Может ли ностальгия быть социальной и коллективной?
Теория культурной травмы, открывая широкие перспективы для исследования ностальгии, важна еще и потому, что ставит вопросы о взаимодействии индивидуального и коллективного. Индивидуальные травмы переживаются отдельными людьми, затрагивая лишь их личные судьбы, но вместе с тем они имеют свойство вовлекать близких, родственников, членов общины, лиц, оказывающих помощь, и всех неравнодушных. В тех же случаях, когда трагическое событие нарушает привычный уклад жизни целой социальной или этнической общности, речь может идти о коллективной травме, переживаемой как отдельными участниками, так и группой. И индивидуальная, и коллективная травмы возникают в результате шока, при этом взаимно усиливают друг друга. «Во время экономических кризисов или войны, – пишет Р. Айерман, – личная потеря у одного человека тесно связана с потерями у других людей. Кумулятивный эффект только углубляет травму, в результате чего чувство принадлежности к сообществу, коллективная, как и индивидуальная, идентичности расшатываются» (Айерман, 2013). Культурная же травма, в отличие от индивидуальной и коллективной травм, относится к более абстрактному и опосредованному понятию коллективной идентичности, включающему религиозную и национальную идентичности, – обобщает Р. Айерман6. Но главный существенный признак понятия «культурная травма» касается ее генезиса: травмы не рождаются, а создаются путем интерпретации пережитого опыта (Александер, 2013). Так, распад СССР представляет собой лишь исходный драматический инцидент (по П. Штомпке, это «травматическое событие», по Н. Смелзеру – «структурное напряжение»), собственно же травма как социокультурный процесс представляет собой динамический разрыв между «травматической ситуацией» и ее репрезентациями в коллективных представлениях, формируемых в ответ на описания и трактовки, транслируе- мые интеллектуалами референтной группы (выше мы уже писали о «борьбе смыслов») (Айерман, 2016).

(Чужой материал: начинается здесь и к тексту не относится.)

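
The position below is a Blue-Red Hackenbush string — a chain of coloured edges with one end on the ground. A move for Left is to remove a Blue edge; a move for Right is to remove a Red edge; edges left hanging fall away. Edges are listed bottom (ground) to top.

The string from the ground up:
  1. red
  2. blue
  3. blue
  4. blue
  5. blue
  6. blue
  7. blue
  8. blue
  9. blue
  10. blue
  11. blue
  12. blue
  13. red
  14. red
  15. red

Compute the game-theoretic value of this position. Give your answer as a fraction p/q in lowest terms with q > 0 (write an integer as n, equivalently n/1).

-15/16384

Build value(s[:k]) for k = 1..15, string s = red blue blue blue blue blue blue blue blue blue blue blue red red red.
edge 1 of 15 (red): { (no moves) | 0 } => -1
edge 2 of 15 (blue): { -1 | 0 } => -1/2
edge 3 of 15 (blue): { -1 -1/2 | 0 } => -1/4
edge 4 of 15 (blue): { -1 -1/2 -1/4 | 0 } => -1/8
edge 5 of 15 (blue): { -1 -1/2 -1/4 -1/8 | 0 } => -1/16
edge 6 of 15 (blue): { -1 -1/2 -1/4 -1/8 -1/16 | 0 } => -1/32
edge 7 of 15 (blue): { -1 -1/2 -1/4 -1/8 -1/16 -1/32 | 0 } => -1/64
edge 8 of 15 (blue): { -1 -1/2 -1/4 -1/8 -1/16 -1/32 -1/64 | 0 } => -1/128
edge 9 of 15 (blue): { -1 -1/2 -1/4 -1/8 -1/16 -1/32 -1/64 -1/128 | 0 } => -1/256
edge 10 of 15 (blue): { -1 -1/2 -1/4 -1/8 -1/16 -1/32 -1/64 -1/128 -1/256 | 0 } => -1/512
edge 11 of 15 (blue): { -1 -1/2 -1/4 -1/8 -1/16 -1/32 -1/64 -1/128 -1/256 -1/512 | 0 } => -1/1024
edge 12 of 15 (blue): { -1 -1/2 -1/4 -1/8 -1/16 -1/32 -1/64 -1/128 -1/256 -1/512 -1/1024 | 0 } => -1/2048
edge 13 of 15 (red): { -1 -1/2 -1/4 -1/8 -1/16 -1/32 -1/64 -1/128 -1/256 -1/512 -1/1024 | -1/2048 0 } => -3/4096
edge 14 of 15 (red): { -1 -1/2 -1/4 -1/8 -1/16 -1/32 -1/64 -1/128 -1/256 -1/512 -1/1024 | -3/4096 -1/2048 0 } => -7/8192
edge 15 of 15 (red): { -1 -1/2 -1/4 -1/8 -1/16 -1/32 -1/64 -1/128 -1/256 -1/512 -1/1024 | -7/8192 -3/4096 -1/2048 0 } => -15/16384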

Процесс конструирования ретроспективных травм рано или поздно переходит в фазу (возможно, в ряде случаев она будет первичной), когда взаимоотношения между индивидуальным и коллективным перестанут иметь значение в силу естественной смерти и, следовательно, элиминации из области актуального дискурса свидетелей исходного драматического инцидента. Впрочем, их показания, мнения и оценки как очевидцев останутся на бумажных или электронных носителях информации или будучи воплощенными в формы культурных артефактов. В отношении ностальгии эти аспекты носят принципиальный характер, ведь описанная ситуация предполагает применение термина «ностальгия» лишь в качестве метафоры. Возможно, подобное словоупотребление уже стало привычной практикой: в упомянутом выше опросе Левада-Центра* самого слова «ностальгия» не звучало – респондентов спрашивали, сожалеют ли они о распаде СССР.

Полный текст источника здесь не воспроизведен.